Primary objective: To determine the diagnostic sensitivity and specificity of HbA1c based on the ADA cut-off values, in diagnosis of diabetes and prediabetes at Aga Khan University Hospital, Nairobi

Secondary objective: To determine the correlation of HbA1c and fasting plasma glucose levels in diagnosis of diabetes and prediabetes.

To determine the HbA1c cut-off level optimal for diagnosis of diabetes and prediabetes in the study population.

To determine the association between anthropometric characteristics, and HbA1c

Methodology: Cross-sectional study that recruited participants from those directed to undertake fasting plasma glucose at Aga Khan University Hospital, Nairobi in 2016-2017.

Sample size: One hundred and fifty seven non replicate samples were evaluated.

Data collection and statistical analysis: HbA1c and fasting plasma glucose levels were determined for each participant. Receiver operating characteristic curves were constructed and the area under curve calculated for HbA1c to determine its sensitivity and specificity.
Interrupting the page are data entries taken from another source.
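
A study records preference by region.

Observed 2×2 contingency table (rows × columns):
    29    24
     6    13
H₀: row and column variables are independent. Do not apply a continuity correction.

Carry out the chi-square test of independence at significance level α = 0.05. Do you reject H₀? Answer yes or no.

reject H₀: no

Row totals [53, 19], col totals [35, 37], n=72
χ² = (29−25.76)²/25.76 + (24−27.24)²/27.24 + (6−9.24)²/9.24 + (13−9.76)²/9.76 = 2.9974
df = 1
p-value (upper-tail) = 0.08340
At α=0.05: p ≥ α → fail to reject H₀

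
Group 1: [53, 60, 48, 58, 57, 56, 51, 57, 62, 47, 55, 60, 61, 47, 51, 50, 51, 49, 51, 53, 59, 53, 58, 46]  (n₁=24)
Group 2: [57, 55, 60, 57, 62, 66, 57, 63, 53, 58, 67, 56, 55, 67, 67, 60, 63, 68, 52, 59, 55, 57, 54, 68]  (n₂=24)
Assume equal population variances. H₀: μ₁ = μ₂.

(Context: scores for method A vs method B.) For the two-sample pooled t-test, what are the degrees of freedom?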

Results: Fifteen study participants (9.6%) were diagnosed with diabetes based on criteria combining fasting plasma glucose and HbA1c while fifty five (35.5%) had prediabetes.

ROC curves found the HbA1c cut-off of ≥6.5% to have high sensitivity (93.3%) and specificity (98.6%) in diagnosis of diabetes. HbA1c was also shown to have high sensitivity and specificity (87.3% and 86.9% respectively) in diagnosis of prediabetes using the range of 5.7-6.4% as recommended by ADA

Conclusion: HbA1c showed high diagnostic accuracy in diabetes and prediabetes using the current cut-offs recommended by ADA. Based on these findings, this study recommends adoption of HbA1c in the national guidelines for diagnosis of prediabetes and diabetes.